Friday, May 13, 2005


Unleashed (Director: Louis Leterrier)

Leterrier did art direction for the 2002 cult hit The Transporter and is directing its upcoming sequel. Luc Besson wrote the screenplay and produced with Jet Li.

It's good to see a movie sort of return to Bloodsport. In these kinds of movies, there are underground, illegal fighting matches and betting, and the constant danger of being killed. Unleashed is a little bit more story-wise than that picture and the others that followed it, but it gives you that visceral feel.
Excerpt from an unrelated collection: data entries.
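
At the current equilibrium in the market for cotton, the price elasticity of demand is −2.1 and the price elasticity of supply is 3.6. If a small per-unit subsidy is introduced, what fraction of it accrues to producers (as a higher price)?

Producer share = 7/19

For a small subsidy around the equilibrium, the benefit split depends on the relative slopes, which at a point are proportional to the elasticities.
Buyer share = εs/(εs + |εd|) = 3.6/(3.6 + 2.1) = 12/19; seller share = |εd|/(εs + |εd|) = 7/19.
So producers capture 7/19 of the subsidy.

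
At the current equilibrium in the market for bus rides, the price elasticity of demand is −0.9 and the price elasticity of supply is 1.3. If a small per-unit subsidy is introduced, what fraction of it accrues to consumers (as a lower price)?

Consumer share = 13/22

For a small subsidy around the equilibrium, the benefit split depends on the relative slopes, which at a point are proportional to the elasticities.
Buyer share = εs/(εs + |εd|) = 1.3/(1.3 + 0.9) = 13/22; seller share = |εd|/(εs + |εd|) = 9/22.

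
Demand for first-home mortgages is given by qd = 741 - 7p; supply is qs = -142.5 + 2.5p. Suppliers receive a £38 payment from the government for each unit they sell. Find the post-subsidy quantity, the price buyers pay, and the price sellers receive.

q' = 160; buyers pay £83; sellers receive £121

Pre-subsidy: 741 - 7p = -142.5 + 2.5p gives p* = 93, q* = 90.
With the subsidy, sellers receive ps = pb + 38 for each unit, where pb is the price buyers pay.
Supply in terms of pb becomes qs = -142.5 + 2.5(pb + 38) = -47.5 + 2.5pb. Setting this equal to demand: 741 - 7pb = -47.5 + 2.5pb, so pb = 83.
Sellers receive ps = 83 + 38 = 121; q' = 741 − 7·83 = 160.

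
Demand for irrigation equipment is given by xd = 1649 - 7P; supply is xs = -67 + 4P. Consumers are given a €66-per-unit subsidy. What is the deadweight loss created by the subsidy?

Pre-subsidy: 1649 - 7P = -67 + 4P gives P* = 156, x* = 557.
With the rebate, buyers effectively pay Pb = Ps − 66, where Ps is the price sellers receive.
Demand in terms of Ps becomes xd = 1649 − 7(Ps − 66) = 2111 - 7Ps. Setting this equal to supply: 2111 - 7Ps = -67 + 4Ps, so Ps = 198.
Buyers pay Pb = 198 − 66 = 132; x' = -67 + 4·198 = 725.
The subsidy expands output by 725 − 557 = 168 past the efficient level; on those units the gap between marginal cost and willingness to pay runs from 0 up to 66.
DWL = ½ × 66 × 168 = 5544.

Deadweight loss = €5544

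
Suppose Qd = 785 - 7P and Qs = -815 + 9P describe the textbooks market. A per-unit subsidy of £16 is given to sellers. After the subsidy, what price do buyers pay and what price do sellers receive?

Buyers pay £91; sellers receive £107

Pre-subsidy: 785 - 7P = -815 + 9P gives P* = 100, Q* = 85.
With the subsidy, sellers receive Ps = Pb + 16 for each unit, where Pb is the price buyers pay.
Supply in terms of Pb becomes Qs = -815 + 9(Pb + 16) = -671 + 9Pb. Setting this equal to demand: 785 - 7Pb = -671 + 9Pb, so Pb = 91.
Sellers receive Ps = 91 + 16 = 107; Q' = 785 − 7·91 = 148.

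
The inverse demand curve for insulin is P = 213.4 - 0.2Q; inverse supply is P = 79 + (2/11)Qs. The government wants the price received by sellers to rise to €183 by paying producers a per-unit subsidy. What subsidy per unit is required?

Required subsidy s = €84 per unit

At a seller price of 183, quantity supplied is -434.5 + 5.5·183 = 572.
Buyers absorb 572 only when they pay Pb = 213.4 − 0.2·572 = 99.
s = Ps − Pb = 183 − 99 = 84.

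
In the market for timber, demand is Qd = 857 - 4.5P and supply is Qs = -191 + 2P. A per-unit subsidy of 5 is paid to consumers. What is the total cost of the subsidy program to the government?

Government cost = 8995/13

Pre-subsidy: 857 - 4.5P = -191 + 2P gives P* = 2096/13, Q* = 1709/13.
With the rebate, buyers effectively pay Pb = Ps − 5, where Ps is the price sellers receive.
Demand in terms of Ps becomes Qd = 857 − 4.5(Ps − 5) = 879.5 - 4.5Ps. Setting this equal to supply: 879.5 - 4.5Ps = -191 + 2Ps, so Ps = 2141/13.
Buyers pay Pb = 2141/13 − 5 = 2076/13; Q' = -191 + 2·(2141/13) = 1799/13.
Government outlay = subsidy × quantity = 5 × 1799/13 = 8995/13.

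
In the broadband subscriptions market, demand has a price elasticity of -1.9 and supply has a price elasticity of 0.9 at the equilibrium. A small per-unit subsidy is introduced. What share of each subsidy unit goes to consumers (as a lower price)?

Consumer share = 9/28

For a small subsidy around the equilibrium, the benefit split depends on the relative slopes, which at a point are proportional to the elasticities.
Buyer share = εs/(εs + |εd|) = 0.9/(0.9 + 1.9) = 9/28; seller share = |εd|/(εs + |εd|) = 19/28.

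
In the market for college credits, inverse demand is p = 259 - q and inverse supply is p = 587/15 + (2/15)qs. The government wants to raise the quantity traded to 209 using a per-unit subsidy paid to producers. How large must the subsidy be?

At q = 209, from the demand curve buyers pay pb = 259 − 1·209 = 50; from the supply curve sellers need ps = 587/15 + (2/15)·209 = 67.
The subsidy must fill the gap: s = ps − pb = 67 − 50 = 17.

Required subsidy s = 17 per unit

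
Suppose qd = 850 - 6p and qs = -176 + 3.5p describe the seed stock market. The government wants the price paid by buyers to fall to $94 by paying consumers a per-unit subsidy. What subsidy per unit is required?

At a buyer price of 94, quantity demanded is 850 − 6·94 = 286.
Sellers supply 286 only when they receive ps with -176 + 3.5·ps = 286, i.e. ps = 132.
s = ps − pb = 132 − 94 = 38.

Required subsidy s = $38 per unit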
Danny (Jet Li) is a man owned and trained like a dog by seedy underworld boss Bart (Bob Hoskins). He wears a collar that has trained him to be complacent, but once the collar comes off and the magic words are whispered in his ears, he becomes a fighting machine. At some point, Danny gets his chance to leave and joins a family unit with patriarch Sam (Morgan Freeman) and stepdaughter Victoria (Kerry Condon). Of course, eventually, those worlds collide, and Danny has to fight the abusive upbringing to become a normal human being.

But let's make no mistake; the movie's most entertaining when it's focused on ass-beating on a large scale, and there are extremely well-staged, jump-out-your-seat fights here, my favorite occurring near the end in a tiny bathroom with hardly any room to move in a small apartment. I don't think I've ever seen a Jet Li movie with so much respect for his skills, and he's an affable actor as well. His previous movies that have arrived here in the states have not put his real talent on display--stuff like Romeo Must Die which had to assist Li with CGI. Freeman brings his always Oscar-worthy presence to the film, and who wouldn't want him as a father-figure? Bob Hoskins is his usual great villain self, I'm glad to see him used as a major character for a change. Kudos also go to Condon, a short-haired cutie whose character helps Li's Danny at last break free.

This is a sort of high-minded slugfest, mixing Pavlov with martial arts, with the theme of family in its role as a key into a person's development. It does, for awhile there, get bogged down a touch with Danny's assimilation into his new family, but the movie does not disappoint in the end, and it's a fine summer action film.


At 5/13/2005 03:54:00 PM, Blogger Jonathan said...

After my rant on the lack of no holds barred action films, this looks like it may be an answer to my prayers. I'm really looking forward to this one.